Quebrado el presente absoluto donde inicialmente permaneció congelada, con el pasado y el futuro en esta poesía ingresa la sombra de la muerte. Las cosas empiezan a tener origen y destino y cuando se alude a su misterio este ya no es solo un ingrediente estético; un leve temblor de angustia lo denuncia: Algo tomo de este alimento que la soledad me ofrece,/ algo como un fuego perdurable hecho de amargo delirio/ y de flores invadidas por el viento de la tarde./ Ahora sé que huye sin bullicio para dar en el olvido/ algo como la luz que, a nuestras espaldas, envejece (p. 71).

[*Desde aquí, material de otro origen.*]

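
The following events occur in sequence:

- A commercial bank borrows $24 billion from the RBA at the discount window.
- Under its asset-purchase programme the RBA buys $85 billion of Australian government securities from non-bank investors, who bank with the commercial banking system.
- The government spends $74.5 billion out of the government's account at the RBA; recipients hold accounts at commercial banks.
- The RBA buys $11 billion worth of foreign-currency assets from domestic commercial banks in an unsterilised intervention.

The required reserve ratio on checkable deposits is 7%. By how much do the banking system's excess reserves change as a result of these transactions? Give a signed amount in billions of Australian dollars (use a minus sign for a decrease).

+$183.335 billion

Discount-window loan $24 billion: reserves +$24B, deposits 0.
Asset purchase (from non-banks) $85 billion: reserves +$85B, deposits +$85B.
Government spending $74.5 billion: reserves +$74.5B, deposits +$74.5B.
FX purchase $11 billion: reserves +$11B, deposits 0.
Totals: Δreserves = +$194.5B, Δdeposits = +$159.5B.
Δrequired reserves = 7% × +$159.5B = +$11.165B.
Δexcess reserves = Δreserves − Δrequired = +$194.5B − (+$11.165B) = +$183.335 billion.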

A muy poco más se extiende el terreno que la realidad va ganando; mas ahora el que habla es el poeta, (el pronombre ha alcanzado entidad en la primera persona). Y el poeta, al acercarse a la tierra, siente que Todo oscila a lo lejos con un parpadeante dibujo,/ como blancos veleros que atracasen duramente en mi lecho,/ como el alborozo de unos pájaros que invaden mis sueños/ desde un nido donde mi adolescencia brilla como una perla./ (Reconozco una voz, caigo bajo una mirada, soy herido por la luz) (p. 73). La poesía, entonces, no es solo quehacer estético; el poema se dispara hacia algo más que su propia belleza. El pensar se funde con el sentir, trabaja sobre este en profundidad, no en discurso lógico sino como una mirada que penetrara aquello en que se fija y lo trascendiera; el poema es ahora el resultado de esa fusión, el objeto en que se plasma. Su condición, de este modo, es abstracta, pero ya no decididamente elusiva. Un poco abrumados por las vestiduras retóricas y el brillo de las imágenes que se multiplican, apuntan en esta etapa el movimiento generador y el sentido de la posterior poesía de Sologuren: el afán de reconciliación con lo externo, de comunión con el mundo donde, en un tiempo no llagado (p. 45), fue feliz. La total negación cede y el poeta se acerca a lo más inofensivo entre lo vivo, a lo que menos puede dañarlo; inicia su diálogo con la naturaleza, y el árbol, el viento, una flor, las nubes, son los primeros destinatarios de sus confidencias; o la noche, cuando la realidad lo hiere y tiende otra vez a encerrarse en sí mismo, cuando recobra su rigidez la incompatibilidad entre vida y poesía y solo es deseable no ser9. La segunda persona se hace así frecuente en sus poemas y pasa de vocativo vacío —mero recurso retórico en libros anteriores— a tener una (precaria) existencia de interlocutor pensado.